New Wavelet for CWT
This example illustrates how to generate a new wavelet starting from a pattern.
The principle for designing a new wavelet for CWT is to approximate a given pattern using least squares optimization under constraints leading to an admissible wavelet well suited for the pattern detection using the continuous wavelet transform .
Load an original pattern: a pseudo sine.
load ptpssin1 who
Your variables are: IntVAL X Y caption
Y contain the pattern. Integrate the pattern over the interval [0, 1]. Plot the pattern.

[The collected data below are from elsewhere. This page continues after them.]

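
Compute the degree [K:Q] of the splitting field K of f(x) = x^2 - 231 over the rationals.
[K:Q] = 2

The polynomial x^2 - 231 is irreducible over Q since 231 is not a perfect square. Its splitting field is Q(sqrt(231)), which has degree 2 over Q.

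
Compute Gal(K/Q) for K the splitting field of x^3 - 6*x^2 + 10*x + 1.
Gal(K/Q) = S_3 (symmetric group of order 6)

Compute the discriminant of x^3 + (-6)*x^2 + (10)*x + (1): Δ = -643. Since Δ is not a rational square, the Galois group is not contained in A_3; it must be the full S_3 (irreducibility of the cubic rules out anything smaller).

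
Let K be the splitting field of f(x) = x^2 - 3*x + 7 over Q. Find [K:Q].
[K:Q] = 2

The discriminant of x^2 + (-3)*x + (7) is b^2 - 4c = 9 - (28) = -19. Since -19 is not a perfect square in Q, the polynomial is irreducible over Q. Its two roots generate a degree-2 extension, so [K:Q] = 2.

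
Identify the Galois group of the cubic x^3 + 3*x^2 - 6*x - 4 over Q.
Gal(K/Q) = S_3 (symmetric group of order 6)

Compute the discriminant of x^3 + (3)*x^2 + (-6)*x + (-4): Δ = 2484. Since Δ is not a rational square, the Galois group is not contained in A_3; it must be the full S_3 (irreducibility of the cubic rules out anything smaller).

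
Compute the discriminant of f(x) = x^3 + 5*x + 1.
Δ = -527

For a depressed cubic x^3 + p x + q the discriminant is Δ = -4 p^3 - 27 q^2 = -4*(5)^3 - 27*(1)^2 = -500 - 27 = -527.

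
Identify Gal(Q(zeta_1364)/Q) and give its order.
|Gal(Q(zeta_1364)/Q)| = phi(1364) = 600; group ≅ (Z/1364Z)^* ≅ Z/2Z × Z/10Z × Z/30Z

The n-th cyclotomic polynomial Φ_1364(x) is the minimal polynomial of zeta_1364 over Q and has degree phi(1364) = 600. So Q(zeta_1364) is a degree-600 Galois extension with Galois group (Z/1364Z)^*. By CRT, (Z/1364Z)^* ≅ (Z/4Z)^* × (Z/11Z)^* × (Z/31Z)^*. Each prime-power unit group is (Z/4Z)^* ≅ Z/2Z; (Z/11Z)^* ≅ Z/10Z; (Z/31Z)^* ≅ Z/30Z. Hence Gal(Q(zeta_1364)/Q) ≅ Z/2Z × Z/10Z × Z/30Z.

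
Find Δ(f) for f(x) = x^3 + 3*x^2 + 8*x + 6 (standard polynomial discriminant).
Δ = -500

For x^3 + a x^2 + b x + c the discriminant is Δ = 18 a b c - 4 a^3 c + a^2 b^2 - 4 b^3 - 27 c^2.
Plug a = 3, b = 8, c = 6:
  18*(3)*(8)*(6) - 4*(3)^3*(6) + (3)^2*(8)^2 - 4*(8)^3 - 27*(6)^2
  = 2592 + (-648) + 576 + (-2048) + (-972)
  = -500.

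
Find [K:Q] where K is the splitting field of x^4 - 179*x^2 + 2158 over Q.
[K:Q] = 4

f factors as (x^2 - 13)(x^2 - 166); the splitting field is K = Q(sqrt(13), sqrt(166)). Since 13, 166, and 2158 are all non-squares in Q, the three subfields Q(sqrt(13)), Q(sqrt(166)), Q(sqrt(2158)) are distinct degree-2 extensions, so [K:Q] = 4 (Klein four Galois group).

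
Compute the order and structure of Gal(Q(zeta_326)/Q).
|Gal(Q(zeta_326)/Q)| = phi(326) = 162; group ≅ (Z/326Z)^* ≅ Z/162Z

The n-th cyclotomic polynomial Φ_326(x) is the minimal polynomial of zeta_326 over Q and has degree phi(326) = 162. So Q(zeta_326) is a degree-162 Galois extension with Galois group (Z/326Z)^*. By CRT, (Z/326Z)^* ≅ (Z/2Z)^* × (Z/163Z)^*. Each prime-power unit group is (Z/2Z)^* ≅ trivial group (order 1); (Z/163Z)^* ≅ Z/162Z. Hence Gal(Q(zeta_326)/Q) ≅ Z/162Z.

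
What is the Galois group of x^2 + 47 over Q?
Gal(K/Q) = Z/2Z (cyclic of order 2)

x^2 + 47 is irreducible over Q since -47 is not a rational square. The splitting field Q(sqrt(-47)) has degree 2 over Q, and its unique nontrivial automorphism is sqrt(-47) ↦ -sqrt(-47). Hence Gal(Q(sqrt(-47))/Q) = Z/2Z.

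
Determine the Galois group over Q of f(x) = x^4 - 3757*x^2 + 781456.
Gal(K/Q) = Z/2Z (cyclic of order 2)

f factors as (x^2 - 221)(x^2 - 3536), so the splitting field is K = Q(sqrt(221), sqrt(3536)). The squarefree part of 221 is 221 and the squarefree part of 3536 is also 221, so sqrt(221) and sqrt(3536) are both rational multiples of sqrt(221). Hence Q(sqrt(221)) = Q(sqrt(3536)) = Q(sqrt(221)), and the splitting field collapses to a single degree-2 extension with Galois group Z/2Z.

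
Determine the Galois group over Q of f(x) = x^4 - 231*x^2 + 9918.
Gal(K/Q) = V_4 (Klein four-group, Z/2Z × Z/2Z)

f factors as (x^2 - 174)(x^2 - 57), so the splitting field is K = Q(sqrt(174), sqrt(57)). The elements 174, 57, 9918 are all non-squares in Q, so sqrt(174) and sqrt(57) generate independent quadratic extensions. Thus [K:Q] = 4 and Gal(K/Q) is generated by the two order-2 automorphisms sqrt(174) ↦ -sqrt(174) and sqrt(57) ↦ -sqrt(57), giving V_4.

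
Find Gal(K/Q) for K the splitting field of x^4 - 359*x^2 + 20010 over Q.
Gal(K/Q) = V_4 (Klein four-group, Z/2Z × Z/2Z)

f factors as (x^2 - 69)(x^2 - 290), so the splitting field is K = Q(sqrt(69), sqrt(290)). The elements 69, 290, 20010 are all non-squares in Q, so sqrt(69) and sqrt(290) generate independent quadratic extensions. Thus [K:Q] = 4 and Gal(K/Q) is generated by the two order-2 automorphisms sqrt(69) ↦ -sqrt(69) and sqrt(290) ↦ -sqrt(290), giving V_4.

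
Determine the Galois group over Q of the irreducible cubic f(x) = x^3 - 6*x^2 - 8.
Gal(K/Q) = S_3 (symmetric group of order 6)

Compute the discriminant of x^3 + (-6)*x^2 + (0)*x + (-8): Δ = -8640. Since Δ is not a rational square, the Galois group is not contained in A_3; it must be the full S_3 (irreducibility of the cubic rules out anything smaller).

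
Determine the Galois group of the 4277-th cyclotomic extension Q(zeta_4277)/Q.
|Gal(Q(zeta_4277)/Q)| = phi(4277) = 3312; group ≅ (Z/4277Z)^* ≅ Z/6Z × Z/12Z × Z/46Z

The n-th cyclotomic polynomial Φ_4277(x) is the minimal polynomial of zeta_4277 over Q and has degree phi(4277) = 3312. So Q(zeta_4277) is a degree-3312 Galois extension with Galois group (Z/4277Z)^*. By CRT, (Z/4277Z)^* ≅ (Z/7Z)^* × (Z/13Z)^* × (Z/47Z)^*. Each prime-power unit group is (Z/7Z)^* ≅ Z/6Z; (Z/13Z)^* ≅ Z/12Z; (Z/47Z)^* ≅ Z/46Z. Hence Gal(Q(zeta_4277)/Q) ≅ Z/6Z × Z/12Z × Z/46Z.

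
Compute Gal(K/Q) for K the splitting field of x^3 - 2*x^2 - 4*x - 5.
Gal(K/Q) = S_3 (symmetric group of order 6)

Compute the discriminant of x^3 + (-2)*x^2 + (-4)*x + (-5): Δ = -1235. Since Δ is not a rational square, the Galois group is not contained in A_3; it must be the full S_3 (irreducibility of the cubic rules out anything smaller).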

dX = max(diff(X)); patternInt = dX*sum(Y); disp(['Integral of pattern = ',num2str(patternInt)]);
Integral of pattern = 0.15915
plot(X,Y) title('Original Pattern') grid on
The pattern on the interval [0, 1] integrates to 0.15915. So it is not a wavelet but it is a good candidate since it oscillates like a wavelet.
To synthesize a new wavelet adapted to the given pattern, use a least squares polynomial approximation of degree 6 with constraints of continuity at the beginning and the end of the pattern.
[psi,xval,nc] = pat2cwav(Y, 'polynomial',6, 'continuous');
The new wavelet is given by
figure plot(X,Y,'-',xval,nc*psi,'--') grid on legend('Original Pattern','Adapted Wavelet','Location','NorthWest')
psi satisfies the definition of a wavelet by confirming that it integrates to zero and has norm is equal to 1.
dxval = max(diff(xval)); newWaveletIntegral = dxval*sum(psi); disp(['Integral of new wavelet = ',num2str(newWaveletIntegral)])
Integral of new wavelet = 1.9626e-05
newWaveletSqN = dxval*sum(psi.^2); disp(['New wavelet has L2-norm = ',num2str(newWaveletSqN)])
New wavelet has L2-norm = 1
 Misiti, M., Y. Misiti, G. Oppenheim, and J.-M. Poggi. Les ondelettes et leurs applications. France: Hermes Science/Lavoisier, 2003.